I had to say something. “I..” I was rudely interrupted by a high-powered gunshot. “Oof!” I continued as I was launched towards the table. I had done a quarter turn in mid-air, and my thigh was on a sure collision course with the edge of the table, probably bruising it badly. That too was the least of my problems. That was because it had been shielded by something in my pocket. I heard an odd sound. It was a sound similar to that of an electric charge building up… Something revving up for the final… ZAP! The heavily armed men at the door fell down. I stood up, with an excruciating pain in my chest. I took the stunning object out of my pocket, and read it.

It read, “Made in China. Quality check passed. Best before 11/11/2111. Only to be used once. Caution: DO NOT USE WITHOUT READING THIS:” I looked at the multiple paragraphs of small text under that phrase and could tell that there wasn’t any more useful information left, so I threw it under the table. It took a couple seconds to recover from the shock that I had just experienced, but I knew what I had to do. Disregarding the cookie, I ran down the boring hallways. All of the right turns were making me dizzy.

I came to an immediate stop. “Oh, darnly-barnlies. You’ve been caught,” I heard. It was him. Before me stood the very man who asked for my ID card at the entrance. He was standing with another person. I looked at him grudgingly with sheer discontent. “Let me see that ID of yours.” With a shaky hand, I did all that I could. I passed him the card. “Hmmm… Seems legit. But it doesn’t add up. You’re the guy that flipped off every camera on the way to steal the cookie. I see you survived our new ‘Death by Boredom” look. You must have been resilient.” He pulled out the card scanner again. I looked curiously at how his face was swelling up. He obviously didn’t notice it as he scanned my card. “Oh, you have Martha’s card. Stephen, I told you to delete her card from the system!” he said in an obnoxiously whiny voice. “I’m going to have you killed for this! That stupid son of a biscuit! Next thing you know that lady’s going to disobey the au…” He couldn’t finish the word. His face was like a balloon. He barely managed to wheeze out a few last words. “How…? I’m… Allergic… To… Peanuts…” I looked at my hands and at my pocket and saw that they were messily smeared with peanut butter from the sandwich I had enjoyed at the beginning of the journey. I watched in horror with the Stephen, the man who was with him, as the evil man writhed in suffocating pain on the ground until it slowly came to a silent stop. In that moment, hundreds of heavily armed guards somehow poured through the bland hallways. They then stopped and looked down at the dead body.
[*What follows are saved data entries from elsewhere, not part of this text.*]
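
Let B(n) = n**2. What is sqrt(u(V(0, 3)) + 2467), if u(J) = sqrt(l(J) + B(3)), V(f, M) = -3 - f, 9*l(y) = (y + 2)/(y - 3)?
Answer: sqrt(88812 + 2*sqrt(2922))/6 ≈ 49.699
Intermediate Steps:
l(y) = (2 + y)/(9*(-3 + y)) (l(y) = ((y + 2)/(y - 3))/9 = ((2 + y)/(-3 + y))/9 = (2 + y)/(9*(-3 + y)))
u(J) = sqrt(9 + (2 + J)/(9*(-3 + J))) (u(J) = sqrt((2 + J)/(9*(-3 + J)) + 3**2) = sqrt((2 + J)/(9*(-3 + J)) + 9) = sqrt(9 + (2 + J)/(9*(-3 + J))))
sqrt(u(V(0, 3)) + 2467) = sqrt(sqrt((-241 + 82*(-3 - 1*0))/(-3 + (-3 - 1*0)))/3 + 2467) = sqrt(sqrt((-241 + 82*(-3 + 0))/(-3 + (-3 + 0)))/3 + 2467) = sqrt(sqrt((-241 + 82*(-3))/(-3 - 3))/3 + 2467) = sqrt(sqrt((-241 - 246)/(-6))/3 + 2467) = sqrt(sqrt(-1/6*(-487))/3 + 2467) = sqrt(sqrt(487/6)/3 + 2467) = sqrt((sqrt(2922)/6)/3 + 2467) = sqrt(sqrt(2922)/18 + 2467) = sqrt(2467 + sqrt(2922)/18)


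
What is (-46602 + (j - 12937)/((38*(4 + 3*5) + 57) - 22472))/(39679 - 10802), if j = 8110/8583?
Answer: -8676762837277/5376638055663 ≈ -1.6138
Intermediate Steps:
j = 8110/8583 (j = 8110*(1/8583) = 8110/8583 ≈ 0.94489)
(-46602 + (j - 12937)/((38*(4 + 3*5) + 57) - 22472))/(39679 - 10802) = (-46602 + (8110/8583 - 12937)/((38*(4 + 3*5) + 57) - 22472))/(39679 - 10802) = (-46602 - 111030161/(8583*((38*(4 + 15) + 57) - 22472)))/28877 = (-46602 - 111030161/(8583*((38*19 + 57) - 22472)))*(1/28877) = (-46602 - 111030161/(8583*((722 + 57) - 22472)))*(1/28877) = (-46602 - 111030161/(8583*(779 - 22472)))*(1/28877) = (-46602 - 111030161/8583/(-21693))*(1/28877) = (-46602 - 111030161/8583*(-1/21693))*(1/28877) = (-46602 + 111030161/186191019)*(1/28877) = -8676762837277/186191019*1/28877 = -8676762837277/5376638055663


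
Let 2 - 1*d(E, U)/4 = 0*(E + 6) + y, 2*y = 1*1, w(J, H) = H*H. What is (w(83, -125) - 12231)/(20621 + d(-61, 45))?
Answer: 3394/20627 ≈ 0.16454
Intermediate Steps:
w(J, H) = H**2
y = 1/2 (y = (1*1)/2 = (1/2)*1 = 1/2 ≈ 0.50000)
d(E, U) = 6 (d(E, U) = 8 - 4*(0*(E + 6) + 1/2) = 8 - 4*(0*(6 + E) + 1/2) = 8 - 4*(0 + 1/2) = 8 - 4*1/2 = 8 - 2 = 6)
(w(83, -125) - 12231)/(20621 + d(-61, 45)) = ((-125)**2 - 12231)/(20621 + 6) = (15625 - 12231)/20627 = 3394*(1/20627) = 3394/20627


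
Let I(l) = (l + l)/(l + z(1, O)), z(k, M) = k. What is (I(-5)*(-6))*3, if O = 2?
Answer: -45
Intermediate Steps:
I(l) = 2*l/(1 + l) (I(l) = (l + l)/(l + 1) = (2*l)/(1 + l) = 2*l/(1 + l))
(I(-5)*(-6))*3 = ((2*(-5)/(1 - 5))*(-6))*3 = ((2*(-5)/(-4))*(-6))*3 = ((2*(-5)*(-¼))*(-6))*3 = ((5/2)*(-6))*3 = -15*3 = -45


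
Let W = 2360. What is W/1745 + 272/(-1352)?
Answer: 67902/58981 ≈ 1.1513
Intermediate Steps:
W/1745 + 272/(-1352) = 2360/1745 + 272/(-1352) = 2360*(1/1745) + 272*(-1/1352) = 472/349 - 34/169 = 67902/58981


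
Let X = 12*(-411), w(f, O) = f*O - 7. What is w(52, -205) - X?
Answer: -5735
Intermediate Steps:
w(f, O) = -7 + O*f (w(f, O) = O*f - 7 = -7 + O*f)
X = -4932
w(52, -205) - X = (-7 - 205*52) - 1*(-4932) = (-7 - 10660) + 4932 = -10667 + 4932 = -5735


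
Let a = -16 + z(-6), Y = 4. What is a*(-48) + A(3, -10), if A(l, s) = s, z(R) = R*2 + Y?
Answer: 1142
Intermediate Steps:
z(R) = 4 + 2*R (z(R) = R*2 + 4 = 2*R + 4 = 4 + 2*R)
a = -24 (a = -16 + (4 + 2*(-6)) = -16 + (4 - 12) = -16 - 8 = -24)
a*(-48) + A(3, -10) = -24*(-48) - 10 = 1152 - 10 = 1142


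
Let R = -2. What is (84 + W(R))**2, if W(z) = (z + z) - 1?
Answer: 6241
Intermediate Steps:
W(z) = -1 + 2*z (W(z) = 2*z - 1 = -1 + 2*z)
(84 + W(R))**2 = (84 + (-1 + 2*(-2)))**2 = (84 + (-1 - 4))**2 = (84 - 5)**2 = 79**2 = 6241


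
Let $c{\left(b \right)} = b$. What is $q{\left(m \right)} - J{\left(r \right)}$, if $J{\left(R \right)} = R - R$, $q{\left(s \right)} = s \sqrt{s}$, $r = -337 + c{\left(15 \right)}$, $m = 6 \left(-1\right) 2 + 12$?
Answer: $0$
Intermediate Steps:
$m = 0$ ($m = \left(-6\right) 2 + 12 = -12 + 12 = 0$)
$r = -322$ ($r = -337 + 15 = -322$)
$q{\left(s \right)} = s^{\frac{3}{2}}$
$J{\left(R \right)} = 0$
$q{\left(m \right)} - J{\left(r \right)} = 0^{\frac{3}{2}} - 0 = 0 + 0 = 0$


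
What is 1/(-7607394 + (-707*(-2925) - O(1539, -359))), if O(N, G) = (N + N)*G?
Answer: -1/4434417 ≈ -2.2551e-7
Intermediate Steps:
O(N, G) = 2*G*N (O(N, G) = (2*N)*G = 2*G*N)
1/(-7607394 + (-707*(-2925) - O(1539, -359))) = 1/(-7607394 + (-707*(-2925) - 2*(-359)*1539)) = 1/(-7607394 + (2067975 - 1*(-1105002))) = 1/(-7607394 + (2067975 + 1105002)) = 1/(-7607394 + 3172977) = 1/(-4434417) = -1/4434417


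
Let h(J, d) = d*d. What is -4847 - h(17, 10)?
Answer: -4947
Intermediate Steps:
h(J, d) = d²
-4847 - h(17, 10) = -4847 - 1*10² = -4847 - 1*100 = -4847 - 100 = -4947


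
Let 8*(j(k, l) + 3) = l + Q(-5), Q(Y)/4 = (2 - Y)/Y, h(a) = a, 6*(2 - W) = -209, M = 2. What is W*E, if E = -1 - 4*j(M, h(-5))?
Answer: 36023/60 ≈ 600.38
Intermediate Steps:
W = 221/6 (W = 2 - ⅙*(-209) = 2 + 209/6 = 221/6 ≈ 36.833)
Q(Y) = 4*(2 - Y)/Y (Q(Y) = 4*((2 - Y)/Y) = 4*(2 - Y)/Y)
j(k, l) = -37/10 + l/8 (j(k, l) = -3 + (l + (-4 + 8/(-5)))/8 = -3 + (l + (-4 + 8*(-⅕)))/8 = -3 + (l + (-4 - 8/5))/8 = -3 + (l - 28/5)/8 = -3 + (-28/5 + l)/8 = -3 + (-7/10 + l/8) = -37/10 + l/8)
E = 163/10 (E = -1 - 4*(-37/10 + (⅛)*(-5)) = -1 - 4*(-37/10 - 5/8) = -1 - 4*(-173/40) = -1 + 173/10 = 163/10 ≈ 16.300)
W*E = (221/6)*(163/10) = 36023/60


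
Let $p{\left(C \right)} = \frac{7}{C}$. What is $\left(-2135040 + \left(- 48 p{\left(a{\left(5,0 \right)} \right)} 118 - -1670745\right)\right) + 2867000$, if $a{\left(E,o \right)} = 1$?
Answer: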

“Do you know,” Stephen whispered in disbelief, “that you just ate the cookie that defines the world as we know it today, and then killed the very man who held corrupt possession of it?” Addressing the guards, he spoke louder. “You’re free! No more forced alliances with this evil man! No more threatens to your family! The world has been repaired once and for all!”
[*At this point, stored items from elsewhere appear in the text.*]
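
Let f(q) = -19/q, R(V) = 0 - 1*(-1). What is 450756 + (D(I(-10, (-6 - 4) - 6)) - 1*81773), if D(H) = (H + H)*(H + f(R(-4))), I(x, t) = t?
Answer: 370103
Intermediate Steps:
R(V) = 1 (R(V) = 0 + 1 = 1)
D(H) = 2*H*(-19 + H) (D(H) = (H + H)*(H - 19/1) = (2*H)*(H - 19*1) = (2*H)*(H - 19) = (2*H)*(-19 + H) = 2*H*(-19 + H))
450756 + (D(I(-10, (-6 - 4) - 6)) - 1*81773) = 450756 + (2*((-6 - 4) - 6)*(-19 + ((-6 - 4) - 6)) - 1*81773) = 450756 + (2*(-10 - 6)*(-19 + (-10 - 6)) - 81773) = 450756 + (2*(-16)*(-19 - 16) - 81773) = 450756 + (2*(-16)*(-35) - 81773) = 450756 + (1120 - 81773) = 450756 - 80653 = 370103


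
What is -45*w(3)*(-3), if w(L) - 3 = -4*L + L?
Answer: -810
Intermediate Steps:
w(L) = 3 - 3*L (w(L) = 3 + (-4*L + L) = 3 - 3*L)
-45*w(3)*(-3) = -45*(3 - 3*3)*(-3) = -45*(3 - 9)*(-3) = -45*(-6)*(-3) = 270*(-3) = -810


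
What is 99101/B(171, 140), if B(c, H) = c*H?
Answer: 99101/23940 ≈ 4.1396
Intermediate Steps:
B(c, H) = H*c
99101/B(171, 140) = 99101/((140*171)) = 99101/23940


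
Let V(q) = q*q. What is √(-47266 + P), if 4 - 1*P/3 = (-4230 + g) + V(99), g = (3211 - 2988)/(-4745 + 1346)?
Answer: 2*I*√20528370401/1133 ≈ 252.92*I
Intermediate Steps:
V(q) = q²
g = -223/3399 (g = 223/(-3399) = 223*(-1/3399) = -223/3399 ≈ -0.065608)
P = -18922010/1133 (P = 12 - 3*((-4230 - 223/3399) + 99²) = 12 - 3*(-14377993/3399 + 9801) = 12 - 3*18935606/3399 = 12 - 18935606/1133 = -18922010/1133 ≈ -16701.)
√(-47266 + P) = √(-47266 - 18922010/1133) = √(-72474388/1133) = 2*I*√20528370401/1133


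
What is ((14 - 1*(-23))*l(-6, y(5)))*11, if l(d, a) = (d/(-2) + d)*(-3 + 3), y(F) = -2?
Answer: 0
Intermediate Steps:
l(d, a) = 0 (l(d, a) = (d*(-½) + d)*0 = (-d/2 + d)*0 = (d/2)*0 = 0)
((14 - 1*(-23))*l(-6, y(5)))*11 = ((14 - 1*(-23))*0)*11 = ((14 + 23)*0)*11 = (37*0)*11 = 0*11 = 0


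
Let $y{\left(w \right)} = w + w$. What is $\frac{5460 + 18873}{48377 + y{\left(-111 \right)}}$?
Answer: $\frac{24333}{48155} \approx 0.50531$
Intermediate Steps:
$y{\left(w \right)} = 2 w$
$\frac{5460 + 18873}{48377 + y{\left(-111 \right)}} = \frac{5460 + 18873}{48377 + 2 \left(-111\right)} = \frac{24333}{48377 - 222} = \frac{24333}{48155}$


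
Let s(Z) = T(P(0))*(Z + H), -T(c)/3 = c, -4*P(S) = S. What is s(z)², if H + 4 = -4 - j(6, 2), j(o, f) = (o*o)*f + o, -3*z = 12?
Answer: 0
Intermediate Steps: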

I was deafened by the sudden cheers and was carried out by a hundred arms into the streets. I heard people yelling, “It has ended! The cookie reign has ended!” And after a seemingly infinite amount of time high-fiving and hugging strangers, I walked home lightly on my feet escorted by a crowd of people heroically singing a fanfare dedicated to me. It felt like it was too good to be reality, almost like a greater being was working hard to keep me in the reality that I called home. I stepped through the door of my house, hugged my wife, went to bed, and fell right asleep, foreshadowing the exciting day of praise, high-fives, and gifts for tomorrow in my dreams.

The silhouette in my window was clearly not impressed as it walked away mysteriously.